Como si uno, en vez de haber salido de una vagina, hubiera salido de un rostro… Y la prueba está en lo que queda, un puñado de fotos (articuladas, desarticuladas), entrañables -supongo- pero extrañas. Fotos: espejos pequeños congelados, aparentemente tan seguros… Dan cuenta para siempre de un instante, natural y casual, forzado y arbitrario. Se aprecia el pudor, la reserva, la inocencia, la máscara tenazmente enseñada (ensayada).
Y es el tema de la madre. Mirar estas fotos es pretender (tentador, imposible) capturar el secreto de Karin. Aparece primero la última foto, la de poco antes de morir. El formal y frío documento de un pasaporte es bueno para empezar. Se empieza por el fin. Y es el tema de los rostros, las sucesivas facetas de un rostro, algo que da para una pequeña y puntual película.
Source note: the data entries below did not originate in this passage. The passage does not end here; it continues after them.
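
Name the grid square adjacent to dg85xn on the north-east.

Longitude subsquare x = 23; +1 → 24, wraps to 0 = a, carry into square.
Longitude square 8; +1 → 9.
Latitude subsquare n = 13; +1 → 14 = o.

DG95ao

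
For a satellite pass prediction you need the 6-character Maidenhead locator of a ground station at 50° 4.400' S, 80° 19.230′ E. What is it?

Add 180° to longitude and 90° to latitude: 260.3205, 39.9267.
Field: lon ⌊260.3205/20⌋ = 13 → N; lat ⌊39.9267/10⌋ = 3 → D.
Square: lon ⌊0.3205/2⌋ = 0; lat ⌊9.9267/1⌋ = 9.
Subsquare: lon ⌊0.3205/0.0833333⌋ = 3 → d; lat ⌊0.9267/0.0416667⌋ = 22 → w.

ND09dw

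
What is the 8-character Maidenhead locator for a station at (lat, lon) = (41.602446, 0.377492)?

Shift to the Maidenhead origin (180°W, 90°S): lon 180.37749, lat 131.60245.
Field: lon ⌊180.37749/20⌋ = 9 → J; lat ⌊131.60245/10⌋ = 13 → N.
Square: lon ⌊0.37749/2⌋ = 0; lat ⌊1.60245/1⌋ = 1.
Subsquare: lon ⌊0.37749/0.0833333⌋ = 4 → e; lat ⌊0.60245/0.0416667⌋ = 14 → o.
Extended square: lon ⌊0.04416/0.00833333⌋ = 5; lat ⌊0.01911/0.00416667⌋ = 4.

JN01eo54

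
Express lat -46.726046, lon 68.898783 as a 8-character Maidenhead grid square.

ME43kg75

Offset from 180°W / 90°S: lon 248.89878°, lat 43.27395°.
Field: lon ⌊248.89878/20⌋ = 12 → M; lat ⌊43.27395/10⌋ = 4 → E.
Square: lon ⌊8.89878/2⌋ = 4; lat ⌊3.27395/1⌋ = 3.
Subsquare: lon ⌊0.89878/0.0833333⌋ = 10 → k; lat ⌊0.27395/0.0416667⌋ = 6 → g.
Extended square: lon ⌊0.06545/0.00833333⌋ = 7; lat ⌊0.02395/0.00416667⌋ = 5.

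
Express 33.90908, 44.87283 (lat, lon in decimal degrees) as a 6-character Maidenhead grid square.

Add 180° to longitude and 90° to latitude: 224.8728, 123.9091.
Field: 224.8728/20 → 11 → L, 123.9091/10 → 12 → M; chars LM.
Square: 4.8728/2 → 2, 3.9091/1 → 3; chars 23.
Subsquare: 0.8728/0.0833333 → 10 → k, 0.9091/0.0416667 → 21 → v; chars kv.

LM23kv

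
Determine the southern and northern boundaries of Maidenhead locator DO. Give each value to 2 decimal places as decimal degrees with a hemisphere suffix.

Field D=3, O=14: +3·20° lon, +14·10° lat → SW at lon -120°, lat 50°.
Cell spans 20° lon × 10° lat.
south 50.00° N, north 60.00° N.

50.00° N, 60.00° N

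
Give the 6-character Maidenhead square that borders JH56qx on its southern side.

Latitude subsquare x = 23; −1 → 22 = w.
The longitude characters are unchanged.

JH56qw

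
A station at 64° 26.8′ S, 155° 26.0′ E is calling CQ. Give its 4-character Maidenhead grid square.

QC75

Offset from 180°W / 90°S: lon 335.43°, lat 25.55°.
Field: 335.43/20 → 16 → Q, 25.55/10 → 2 → C; chars QC.
Square: 15.43/2 → 7, 5.55/1 → 5; chars 75.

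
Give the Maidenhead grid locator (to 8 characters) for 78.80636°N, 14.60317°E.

JQ78ht23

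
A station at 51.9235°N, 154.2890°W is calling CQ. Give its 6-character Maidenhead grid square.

BO21uw

Shift to the Maidenhead origin (180°W, 90°S): lon 25.7110, lat 141.9235.
Field (20°×10°, letters A–R): lon ⌊25.7110/20⌋ = 1 → B; lat ⌊141.9235/10⌋ = 14 → O.
Square (2°×1°, digits 0–9): lon ⌊5.7110/2⌋ = 2; lat ⌊1.9235/1⌋ = 1.
Subsquare (5′×2.5′, letters a–x): lon ⌊1.7110/0.0833333⌋ = 20 → u; lat ⌊0.9235/0.0416667⌋ = 22 → w.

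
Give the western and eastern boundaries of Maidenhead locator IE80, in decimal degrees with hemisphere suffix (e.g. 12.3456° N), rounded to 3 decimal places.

Field I=8, E=4: +8·20° lon, +4·10° lat → SW at lon -20°, lat -50°.
Square 8, 0: +8·2° lon, +0·1° lat → SW at lon -4°, lat -50°.
Cell spans 2° lon × 1° lat.
west 4.000° W, east 2.000° W.

4.000° W, 2.000° W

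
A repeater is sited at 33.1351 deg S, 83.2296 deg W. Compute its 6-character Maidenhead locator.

EF86ju

Offset from 180°W / 90°S: lon 96.7704°, lat 56.8649°.
Field: lon ⌊96.7704/20⌋ = 4 → E; lat ⌊56.8649/10⌋ = 5 → F.
Square: lon ⌊16.7704/2⌋ = 8; lat ⌊6.8649/1⌋ = 6.
Subsquare: lon ⌊0.7704/0.0833333⌋ = 9 → j; lat ⌊0.8649/0.0416667⌋ = 20 → u.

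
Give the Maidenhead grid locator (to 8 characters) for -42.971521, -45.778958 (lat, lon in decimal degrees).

Offset from 180°W / 90°S: lon 134.22104°, lat 47.02848°.
Field: 134.22104/20 → 6 → G, 47.02848/10 → 4 → E; chars GE.
Square: 14.22104/2 → 7, 7.02848/1 → 7; chars 77.
Subsquare: 0.22104/0.0833333 → 2 → c, 0.02848/0.0416667 → 0 → a; chars ca.
Extended square: 0.05438/0.00833333 → 6, 0.02848/0.00416667 → 6; chars 66.

GE77ca66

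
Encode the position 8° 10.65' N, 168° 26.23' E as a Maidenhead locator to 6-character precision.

RJ48fe

Offset from 180°W / 90°S: lon 348.4372°, lat 98.1775°.
Field: lon ⌊348.4372/20⌋ = 17 → R; lat ⌊98.1775/10⌋ = 9 → J.
Square: lon ⌊8.4372/2⌋ = 4; lat ⌊8.1775/1⌋ = 8.
Subsquare: lon ⌊0.4372/0.0833333⌋ = 5 → f; lat ⌊0.1775/0.0416667⌋ = 4 → e.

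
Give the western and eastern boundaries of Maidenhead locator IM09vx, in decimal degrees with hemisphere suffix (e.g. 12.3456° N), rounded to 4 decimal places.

Field I=8, M=12: +8·20° lon, +12·10° lat → SW at lon -20°, lat 30°.
Square 0, 9: +0·2° lon, +9·1° lat → SW at lon -20°, lat 39°.
Subsquare v=21, x=23: +21·0.0833333° lon, +23·0.0416667° lat → SW at lon -18.25°, lat 39.9583°.
Cell spans 0.0833333° lon × 0.0416667° lat.
west 18.2500° W, east 18.1667° W.

18.2500° W, 18.1667° W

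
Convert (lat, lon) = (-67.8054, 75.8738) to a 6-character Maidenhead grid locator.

Add 180° to longitude and 90° to latitude: 255.8738, 22.1946.
Field: lon ⌊255.8738/20⌋ = 12 → M; lat ⌊22.1946/10⌋ = 2 → C.
Square: lon ⌊15.8738/2⌋ = 7; lat ⌊2.1946/1⌋ = 2.
Subsquare: lon ⌊1.8738/0.0833333⌋ = 22 → w; lat ⌊0.1946/0.0416667⌋ = 4 → e.

MC72we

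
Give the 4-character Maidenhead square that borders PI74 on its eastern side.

PI84

Longitude square 7; +1 → 8.
The latitude characters are unchanged.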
Ejercicio de memoria y sentimientos, que uno hace por lo común en privado, para sí, pero es para todos; curiosa sencillez penetrante, escudriñadora, y con algunos efectos (o afectos) de montaje. La cámara puede ser, alternativamente, amable, feroz, indiferente, testigo, espía, juez, verdugo, anestésico y confidente.
Elige la desnudez del silencio. Paséate por un jardín de rostros. En realidad, aquí importa uno solo. Un rostro que se quiere mirar, que se quiere traspasar… El rostro es una puerta. Y si se abre. A veces una ventana. También una pared. Y en cuanto al resto de rostros… hasta los de algunos perros y algún gato (muy expresivos) son ‘acompañamiento’ y en un extremo casi mero ruido de fondo. Los necesitas como marco y contexto del rostro-texto que sí te importa.
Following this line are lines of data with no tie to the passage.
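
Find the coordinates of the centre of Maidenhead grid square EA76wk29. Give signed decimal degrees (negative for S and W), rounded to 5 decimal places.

Field E=4, A=0: +4·20° lon, +0·10° lat → SW at lon -100°, lat -90°.
Square 7, 6: +7·2° lon, +6·1° lat → SW at lon -86°, lat -84°.
Subsquare w=22, k=10: +22·0.0833333° lon, +10·0.0416667° lat → SW at lon -84.1667°, lat -83.5833°.
Extended square 2, 9: +2·0.00833333° lon, +9·0.00416667° lat → SW at lon -84.15°, lat -83.5458°.
Cell spans 0.00833333° lon × 0.00416667° lat. Centre is SW corner plus half of each.
latitude -83.54375, longitude -84.14583.

-83.54375, -84.14583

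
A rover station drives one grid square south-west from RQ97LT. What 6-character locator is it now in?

Longitude subsquare l = 11; −1 → 10 = k.
Latitude subsquare t = 19; −1 → 18 = s.

RQ97ks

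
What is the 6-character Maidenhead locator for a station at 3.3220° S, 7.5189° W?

Offset from 180°W / 90°S: lon 172.4811°, lat 86.6780°.
Field: lon ⌊172.4811/20⌋ = 8 → I; lat ⌊86.6780/10⌋ = 8 → I.
Square: lon ⌊12.4811/2⌋ = 6; lat ⌊6.6780/1⌋ = 6.
Subsquare: lon ⌊0.4811/0.0833333⌋ = 5 → f; lat ⌊0.6780/0.0416667⌋ = 16 → q.

II66fq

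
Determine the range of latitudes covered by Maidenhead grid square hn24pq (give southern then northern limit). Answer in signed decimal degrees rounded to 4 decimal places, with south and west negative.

44.6667, 44.7083

Field H=7, N=13: +7·20° lon, +13·10° lat → SW at lon -40°, lat 40°.
Square 2, 4: +2·2° lon, +4·1° lat → SW at lon -36°, lat 44°.
Subsquare p=15, q=16: +15·0.0833333° lon, +16·0.0416667° lat → SW at lon -34.75°, lat 44.6667°.
Cell spans 0.0833333° lon × 0.0416667° lat.
south 44.6667, north 44.7083.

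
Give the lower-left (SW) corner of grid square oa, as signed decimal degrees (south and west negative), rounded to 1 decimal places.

Field O=14, A=0: +14·20° lon, +0·10° lat → SW at lon 100°, lat -90°.
latitude -90.0, longitude 100.0.

-90.0, 100.0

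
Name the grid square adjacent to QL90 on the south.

Latitude square 0; −1 → -1, wraps to 9, carry into field.
Latitude field L = 11; −1 → 10 = K.
The longitude characters are unchanged.

QK99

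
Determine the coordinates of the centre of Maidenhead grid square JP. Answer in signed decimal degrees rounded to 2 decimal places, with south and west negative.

Field J=9, P=15: +9·20° lon, +15·10° lat → SW at lon 0°, lat 60°.
Cell spans 20° lon × 10° lat. Centre is SW corner plus half of each.
latitude 65.00, longitude 10.00.

65.00, 10.00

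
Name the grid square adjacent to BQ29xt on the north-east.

Longitude subsquare x = 23; +1 → 24, wraps to 0 = a, carry into square.
Longitude square 2; +1 → 3.
Latitude subsquare t = 19; +1 → 20 = u.

BQ39au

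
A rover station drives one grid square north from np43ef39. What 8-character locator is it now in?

NP43eg30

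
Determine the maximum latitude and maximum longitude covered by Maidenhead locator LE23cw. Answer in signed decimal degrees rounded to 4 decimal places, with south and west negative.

-46.0417, 44.2500

Field L=11, E=4: +11·20° lon, +4·10° lat → SW at lon 40°, lat -50°.
Square 2, 3: +2·2° lon, +3·1° lat → SW at lon 44°, lat -47°.
Subsquare c=2, w=22: +2·0.0833333° lon, +22·0.0416667° lat → SW at lon 44.1667°, lat -46.0833°.
Cell spans 0.0833333° lon × 0.0416667° lat. NE corner is SW corner plus one full cell.
latitude -46.0417, longitude 44.2500.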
Lección de cómo canibalizar el álbum familiar con las modestas astucias del montaje. Son instantes originalmente rápidos, pero gracias a la técnica eternamente detenidos, inverosímilmente extensos, si uno quiere. -El salto de la foto al cine conserva aspectos inquietantes-. Acercamientos. Para ver detalles. Un ojo, una boca. Un detalle del vestido. Una mano femenina bien torneada. Alejamientos, para ver el cuadro completo luego de la inmersión en la foto. No son los actores ‘de’ Bergman, extáticos, temblorosos, angustiados, moviéndose, retorciéndose, son su madre y otros familiares, son fotos, estatuas tan firmes y rotundas, en el grosor de una hoja tenaz y frágil.
¿De veras crees que se puede adivinar algo de una vida inspeccionando, divagando por las facciones de alguien, fría o apasionadamente? Lo escondido es parte de lo mostrado y viceversa. La idea de que los secretos están ahí, al desnudo… y entonces solo hay que mirar bien… Lo que de tanto esconderse, a veces, sin aviso, de pronto, se transparenta. La vida engañosamente recodificada en un álbum o libro de fotos y luego en una película. Se llena un hueco. Se lo hace más evidente.
Unas notas, espaciadas, la primera especialmente incisiva, de piano, y repetidas cada tanto son como una acumulación de picotazos más sonoros al estar rodeados de silencio. ¿Sentimental suavidad? ¿Para qué? El secreto ya está bajo tierra. El secreto sigue acaso presente, sin que pueda ser puesto al descubierto. No puede haber desarrollos sino solo intuiciones y sospechas. Constataciones poco satisfactorias. A lo más, pero yo no diría que es poco, una poética del documento. Que según el estado de ánimo será algo más grande o más bien modesto.
Película invertebrada, silenciosa, vagamente incómoda, dudosa como ‘homenaje’. Las fotos están solas. Potencial nostálgico y siniestro. Claro, exhumación. Restos afortunados de la catástrofe del tiempo. Me ronda esta idea (tal vez irracional) sobre lo que hice al ver esta película. Haber (sin ningún derecho, pues no me pertenecen) entrado a mirar los fantasmas de otro sin haber sido invitado.
Pero, en el otro extremo, se impone, finalmente, la sensualidad de las transformaciones; esto es, la serie de formas, sutiles, y apasionantes, de lo viviente. La huella impresa. Gracias al ojo mecánico.